The Republican Party has, in fact, reinvented the old Confederacy. This is their goal, their target, the end-point of their efforts.
They even use that treasonous oligarchy’s iconography, waving the battle flag and fighting to preserve statues and place names of traitor Confederate generals.
Today’s GOP fights for two things and two things only: white supremacy and the wealth of its oligarchs, just like Robert E. Lee did in his day.
Everything else is just show.
Irony has always been at the heart of dramatic tragedy. The fact that the white supremacists and oligarchs of the Confederacy were Democrats and Lincoln and the authors of abolition and Reconstruction were Republicans; that today's white supremacists and oligarchs are Republicans and the authors of modern civil rights are Democrats is the irony. Will the current unfolding of history be a tragedy is yet to be determined.

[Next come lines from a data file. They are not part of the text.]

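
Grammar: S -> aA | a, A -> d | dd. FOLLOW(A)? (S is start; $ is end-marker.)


$ ∈ FOLLOW(S). For each A -> αBβ: add FIRST(β)\{ε} to FOLLOW(B); if β nullable, add FOLLOW(A).
FOLLOW(A) = {$}


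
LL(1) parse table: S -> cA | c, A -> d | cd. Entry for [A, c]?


For [A, c]: 'c' ∈ FIRST(cd)
Entry: A -> cd


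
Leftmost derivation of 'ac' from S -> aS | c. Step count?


Derivation: S => aS => ac
Steps: 2


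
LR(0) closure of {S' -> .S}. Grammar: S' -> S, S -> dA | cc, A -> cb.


Start: S' -> .S
For each item with dot before a nonterminal B, add B -> .γ for every B-production
Closure: [S' -> .S, S -> .dA, S -> .cc]


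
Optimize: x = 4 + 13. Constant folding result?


4 + 13 = 17 at compile time
Optimized: x = 17


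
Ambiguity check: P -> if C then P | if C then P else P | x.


dangling else: 'if C then if C then x else x' parses two ways
Ambiguous


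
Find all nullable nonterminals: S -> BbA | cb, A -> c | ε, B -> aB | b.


A nonterminal is nullable iff some alternative derives ε (directly, or every symbol in it is nullable)
Nullable: {A}


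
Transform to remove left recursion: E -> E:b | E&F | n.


Left-recursive alternatives: E:b, E&F; non-recursive: n
Introduce E': E -> nE', E' -> :bE' | &FE' | ε


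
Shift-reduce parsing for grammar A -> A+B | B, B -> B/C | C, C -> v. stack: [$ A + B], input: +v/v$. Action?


handle 'A+B' on top; lookahead ∈ FOLLOW(A) = {+, $}
Action: reduce (A -> A+B)


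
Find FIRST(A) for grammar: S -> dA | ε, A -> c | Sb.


Per alternative of A: FIRST(c) = {c}; FIRST(Sb) = {b, d}
FIRST(A) = {b, c, d}


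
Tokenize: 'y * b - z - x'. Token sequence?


Scan left to right, longest-match per lexeme
Tokens: ID(y), OP(*), ID(b), OP(-), ID(z), OP(-), ID(x)


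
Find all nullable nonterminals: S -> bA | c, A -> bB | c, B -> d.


A nonterminal is nullable iff some alternative derives ε (directly, or every symbol in it is nullable)
Nullable: {}


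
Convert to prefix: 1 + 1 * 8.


'*' binds tighter: tree is (+ 1 (* 1 8))
Prefix: + 1 * 1 8


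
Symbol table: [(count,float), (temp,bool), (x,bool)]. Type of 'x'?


Lookup 'x' → type bool


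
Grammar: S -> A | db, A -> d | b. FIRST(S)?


Per alternative of S: FIRST(A) = {b, d}; FIRST(db) = {d}
FIRST(S) = {b, d}


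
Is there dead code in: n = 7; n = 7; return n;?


first assignment to n is overwritten before any read
Dead: 'n = 7'


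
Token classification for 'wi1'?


Pattern: letter/underscore followed by alphanumerics, not a keyword
Type: IDENTIFIER


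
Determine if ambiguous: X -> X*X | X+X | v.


'v*v+v' has two parse trees (no precedence encoded between * and +)
Ambiguous


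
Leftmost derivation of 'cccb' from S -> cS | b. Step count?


Derivation: S => cS => ccS => cccS => cccb
Steps: 4


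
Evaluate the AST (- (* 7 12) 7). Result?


Evaluate inner: (* 7 12) = 84
Evaluate root: (- 84 7) = 77
Result: 77


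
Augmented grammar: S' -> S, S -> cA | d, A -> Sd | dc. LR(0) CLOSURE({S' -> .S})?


Start: S' -> .S
For each item with dot before a nonterminal B, add B -> .γ for every B-production
Closure: [S' -> .S, S -> .cA, S -> .d]


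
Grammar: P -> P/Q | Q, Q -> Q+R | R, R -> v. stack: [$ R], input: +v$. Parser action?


'R' (not preceded by Q+) is the handle for Q -> R
Action: reduce (Q -> R)


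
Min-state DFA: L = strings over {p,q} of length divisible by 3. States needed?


Track length mod 3: states 0..2, accept at 0
Minimal DFA: 3 states


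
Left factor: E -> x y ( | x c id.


Common prefix: 'x'
Factored: E -> x E', E' -> y ( | c id


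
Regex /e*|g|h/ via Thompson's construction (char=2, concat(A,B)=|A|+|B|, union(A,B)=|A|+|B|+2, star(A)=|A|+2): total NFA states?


Syntax tree has 3 char leaf(s), 2 union(s), 1 star(s)
chars contribute 3×2 = 6; each union adds +2; each star adds +2
Total: 6 + 4 + 2 = 12 states


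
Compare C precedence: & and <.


'<' is relational (level 7); '&' is bitwise AND (level 5)
Higher level binds tighter
'<' has higher precedence than '&'


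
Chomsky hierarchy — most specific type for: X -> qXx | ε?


Single nonterminal LHS, but q^n x^n is not regular
Classification: Type 2 (Context-Free)


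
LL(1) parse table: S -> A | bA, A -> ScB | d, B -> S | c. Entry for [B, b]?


For [B, b]: 'b' ∈ FIRST(S)
Entry: B -> S


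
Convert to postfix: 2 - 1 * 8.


* has higher precedence, evaluate 1*8 first
Postfix: 2 1 8 * -


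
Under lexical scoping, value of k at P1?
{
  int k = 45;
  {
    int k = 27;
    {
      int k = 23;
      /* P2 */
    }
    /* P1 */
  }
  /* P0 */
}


k declared in the same block as P1
k = 27


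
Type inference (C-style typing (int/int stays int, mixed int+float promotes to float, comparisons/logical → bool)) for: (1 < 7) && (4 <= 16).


Operand types: bool && bool
Rule: logical operators take bool operands and yield bool
Result type: bool


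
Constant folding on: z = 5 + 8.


5 + 8 = 13 at compile time
Optimized: z = 13


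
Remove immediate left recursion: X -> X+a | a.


Left-recursive alternatives: X+a; non-recursive: a
Introduce X': X -> aX', X' -> +aX' | ε


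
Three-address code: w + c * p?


Break into single-operator statements:
t1 = c * p
t2 = w + t1


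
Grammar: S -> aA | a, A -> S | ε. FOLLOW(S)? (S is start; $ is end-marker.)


$ ∈ FOLLOW(S). For each A -> αBβ: add FIRST(β)\{ε} to FOLLOW(B); if β nullable, add FOLLOW(A).
FOLLOW(S) = {$}


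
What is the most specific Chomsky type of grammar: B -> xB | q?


Right-linear: every RHS is a terminal or a terminal followed by one nonterminal
Classification: Type 3 (Regular)


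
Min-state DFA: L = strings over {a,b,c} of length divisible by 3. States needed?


Track length mod 3: states 0..2, accept at 0
Minimal DFA: 3 states


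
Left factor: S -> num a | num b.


Common prefix: 'num'
Factored: S -> num S', S' -> a | b


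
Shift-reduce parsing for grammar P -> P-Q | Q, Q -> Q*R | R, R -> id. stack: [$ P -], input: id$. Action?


no handle ('P-' is not any RHS); shift 'id'
Action: shift


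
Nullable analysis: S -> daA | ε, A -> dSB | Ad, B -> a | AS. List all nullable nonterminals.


A nonterminal is nullable iff some alternative derives ε (directly, or every symbol in it is nullable)
Nullable: {S}


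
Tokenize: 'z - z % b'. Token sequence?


Scan left to right, longest-match per lexeme
Tokens: ID(z), OP(-), ID(z), OP(%), ID(b)


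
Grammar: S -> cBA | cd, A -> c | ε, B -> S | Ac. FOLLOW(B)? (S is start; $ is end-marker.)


$ ∈ FOLLOW(S). For each A -> αBβ: add FIRST(β)\{ε} to FOLLOW(B); if β nullable, add FOLLOW(A).
FOLLOW(B) = {$, c}


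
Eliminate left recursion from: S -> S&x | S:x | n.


Left-recursive alternatives: S&x, S:x; non-recursive: n
Introduce S': S -> nS', S' -> &xS' | :xS' | ε


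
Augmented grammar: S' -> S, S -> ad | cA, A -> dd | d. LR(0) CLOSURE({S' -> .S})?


Start: S' -> .S
For each item with dot before a nonterminal B, add B -> .γ for every B-production
Closure: [S' -> .S, S -> .ad, S -> .cA]


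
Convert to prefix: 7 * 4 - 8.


left-to-right (same/higher precedence on left): tree is (- (* 7 4) 8)
Prefix: - * 7 4 8


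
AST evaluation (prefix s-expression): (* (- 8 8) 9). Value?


Evaluate inner: (- 8 8) = 0
Evaluate root: (* 0 9) = 0
Result: 0


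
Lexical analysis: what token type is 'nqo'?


Pattern: letter/underscore followed by alphanumerics, not a keyword
Type: IDENTIFIER


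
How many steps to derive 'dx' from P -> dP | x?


Derivation: P => dP => dx
Steps: 2


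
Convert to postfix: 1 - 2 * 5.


* has higher precedence, evaluate 2*5 first
Postfix: 1 2 5 * -


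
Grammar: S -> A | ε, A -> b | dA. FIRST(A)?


Per alternative of A: FIRST(b) = {b}; FIRST(dA) = {d}
FIRST(A) = {b, d}


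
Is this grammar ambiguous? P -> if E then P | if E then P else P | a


dangling else: 'if E then if E then a else a' parses two ways
Ambiguous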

Perhaps one further historical irony will be that the descendants of the former slaves, people of color, women, and gender minorities, forming the core of the Democratic coalition, will be the ones to stem the tide that seems to be perilously rising. They, more than anyone, understand that the only thing standing between them and a return to a white supremacist, male dominated, oligarchic culture are the democratic principles that have been furthering human and civil rights, albeit gradually and fitfully, to all citizens.
Thom, This is all absolutely true. The book HOW THE SOUTH WON THE CIVIL WAR is a great detailed analysis of how,this,has been accomplished since the end of the Civil War. I’m urge anyone who has not read it to put it on their list.